At each stage, your needs change, especially as pertains to finances. In the beginning, you’ll need more money for start up costs. Those expenses will even out as you start to turn a profit, but down the road, you might need another infusion of cash, maybe to hire your first employee or rent larger office space.
Your appeal as a good investment will change over time, too. While it’s possible to find investors or a loan in the early days, it may be harder just because you don’t have a solid business financial history yet. Later, as your business has proven its worth, it may be easier to get approved for funding.
Two Options to Consider
While there are other financing options, let’s focus on two specific options: grants and loans.
A business grant provides much-needed funding without you having to pay it back. Typically, a grant is given to a business in need that meets some specific criteria. For example, clothing brand Eileen Fisher awards women-owned businesses grants up to $10,000. The National Association for the Self-Employed (NASE) awards $4,000 to businesses with specific needs for the funds. There are a variety of grants for different demographics and industries, so it’s worth a little investigation to see which you qualify for.
Grants may be more difficult to get if you’re in the startup phase, because requirements are usually very stringent, and you typically need some experience running your business in order to qualify. If you’re in the growth phase of your business, however, grants are a great source of funding to consider.
The more diverse, and therefore more opportunity-filled, category for funding is business loans. These come in a variety of shapes and sizes. There are small business loans offered by banks and organizations backed by the Small Business Association that are fairly easy to qualify for. These are good for a business at any stage in the life cycle. Then there are working capital loans, which are ideal for ensuring that you never have a cash crunch and have funds when you need them, whether it’s to pay your suppliers or other day-to-day expenses.
A revolving line of credit is another loan option to consider. While you are approved for a specific amount, you don’t have to take the payment all at once, or even all of it ever. Instead, you can take out what you need when you need it. If you know a certain time of year is slower for sales, you can borrow what you need to get through until business picks up. Repayment of a line of credit is also flexible, which can come in handy.
So Which is Right for Your Business?
To determine whether grants or loans are what your business needs, you’ll need to consider several factors.
What’s Your Objective?
What you need the money for will determine what path you take. For example, if you’re seeing a cash crunch on the horizon and are worried about paying payroll next month, a working capital loan would be the best fit to see you through the rough patch. If you’re making big-picture plans for expansion or growth, a small business loan might be better.
Knowing exactly what you plan to use the money for will help you apply for a loan or grant. You might be required to present a budget for the money, and even if you’re not, it’s a good idea to draft one to ensure that you ask for enough to cover all your expenses to reach your goal.
What’s Your Timeline?
If you’d like more money but aren’t in a particular hurry to get it, applying for a grant can’t hurt. Usually there’s an application period of several months, so don’t expect to find out if you were awarded the grant for a while.
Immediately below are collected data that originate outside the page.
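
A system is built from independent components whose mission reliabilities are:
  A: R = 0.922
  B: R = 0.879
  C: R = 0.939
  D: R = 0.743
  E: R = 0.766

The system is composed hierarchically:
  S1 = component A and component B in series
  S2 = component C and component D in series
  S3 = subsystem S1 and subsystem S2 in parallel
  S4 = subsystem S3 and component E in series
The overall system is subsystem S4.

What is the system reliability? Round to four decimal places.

Series (A and B): 0.922000 × 0.879000 = 0.810438
Series (C and D): 0.939000 × 0.743000 = 0.697677
Parallel ([0.810438] and [0.697677]): 1 − (1 − 0.810438)(1 − 0.697677) = 0.942691
Series ([0.942691] and E): 0.942691 × 0.766000 = 0.7221

0.7221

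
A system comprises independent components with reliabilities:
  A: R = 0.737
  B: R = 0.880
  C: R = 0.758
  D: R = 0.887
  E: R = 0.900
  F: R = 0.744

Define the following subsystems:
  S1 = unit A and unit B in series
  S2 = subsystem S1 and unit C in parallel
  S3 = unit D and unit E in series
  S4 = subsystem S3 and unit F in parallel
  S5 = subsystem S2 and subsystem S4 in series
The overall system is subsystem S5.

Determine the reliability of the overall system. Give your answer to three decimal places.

Series (A and B): 0.73700 × 0.88000 = 0.64856
Parallel ([0.64856] and C): 1 − (1 − 0.64856)(1 − 0.75800) = 0.91495
Series (D and E): 0.88700 × 0.90000 = 0.79830
Parallel ([0.79830] and F): 1 − (1 − 0.79830)(1 − 0.74400) = 0.94836
Series ([0.91495] and [0.94836]): 0.91495 × 0.94836 = 0.868

0.868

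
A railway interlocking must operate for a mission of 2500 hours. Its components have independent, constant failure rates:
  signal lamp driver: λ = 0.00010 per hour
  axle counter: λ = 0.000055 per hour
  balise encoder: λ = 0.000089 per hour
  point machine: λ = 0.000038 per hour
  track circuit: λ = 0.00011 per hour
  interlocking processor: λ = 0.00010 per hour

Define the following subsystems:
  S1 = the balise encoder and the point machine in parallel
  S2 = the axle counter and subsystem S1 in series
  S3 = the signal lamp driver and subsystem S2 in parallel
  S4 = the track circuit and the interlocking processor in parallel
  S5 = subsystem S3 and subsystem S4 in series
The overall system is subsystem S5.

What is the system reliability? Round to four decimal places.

0.9166

R(signal lamp driver) = exp(−0.00010 × 2500) = 0.778801
R(axle counter) = exp(−0.000055 × 2500) = 0.871534
R(balise encoder) = exp(−0.000089 × 2500) = 0.800515
R(point machine) = exp(−0.000038 × 2500) = 0.909373
R(track circuit) = exp(−0.00011 × 2500) = 0.759572
R(interlocking processor) = exp(−0.00010 × 2500) = 0.778801
Parallel (balise encoder and point machine): 1 − (1 − 0.800515)(1 − 0.909373) = 0.981921
Series (axle counter and [0.981921]): 0.871534 × 0.981921 = 0.855778
Parallel (signal lamp driver and [0.855778]): 1 − (1 − 0.778801)(1 − 0.855778) = 0.968098
Parallel (track circuit and interlocking processor): 1 − (1 − 0.759572)(1 − 0.778801) = 0.946818
Series ([0.968098] and [0.946818]): 0.968098 × 0.946818 = 0.9166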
Also because there is a lot of competition for grants, you’ll be less likely to get one than you would a loan.
If time is of the essence, a working capital loan can usually be approved within a few days, so you can get the funds deposited into your account quickly.
How Quickly Can You Pay It Back?
Grants don’t have to be paid back, but loans do. Look into the payback requirements – as well as interest rates – before you apply for any loan so that you are sure that you can make regular payments on that loan.
Business funding is a valuable tool to help you launch or grow a business. Make sure you weigh the benefits and drawbacks of various types of funding to help you make the right choice for your company.